Driving offences and traffic deaths are common in countries with high rates of motor-vehicle use. We tested whether traffic convictions, because of their direct effect on the recipient, might be associated with a reduced risk of fatal motor-vehicle crashes.
We identified licensed drivers in Ontario, Canada, who had been involved in fatal crashes in the past 11 years. We used the case-crossover design to analyse the protective effect of recent convictions on individual drivers.
8975 licensed drivers had fatal crashes during the study period. 21501 driving convictions were recorded for all drivers from the date of obtaining a full licence to the date of fatal crash, equivalent to about one conviction per driver every 5 years. The risk of a fatal crash in the month after a conviction was about 35% lower than in a comparable month with no conviction for the same driver (95% CI 20-45, p=0.0002).
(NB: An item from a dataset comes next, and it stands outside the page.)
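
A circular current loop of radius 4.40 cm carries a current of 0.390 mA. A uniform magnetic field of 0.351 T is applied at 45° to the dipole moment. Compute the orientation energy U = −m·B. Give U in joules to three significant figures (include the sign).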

The benefit lessened substantially by 2 months and was not significant by 3-4 months. The benefit was not altered by age, previous convictions, and other personal characteristics; was greater for speeding violations with penalty points than speeding violations without points; was no different for crashes of differing severity; and was not seen in drivers whose licences were suspended.
Traffic-law enforcement effectively reduces the frequency of fatal motor-vehicle crashes in countries with high rates of motor-vehicle use. Inconsistent enforcement, therefore, may contribute to thousands of deaths each year worldwide.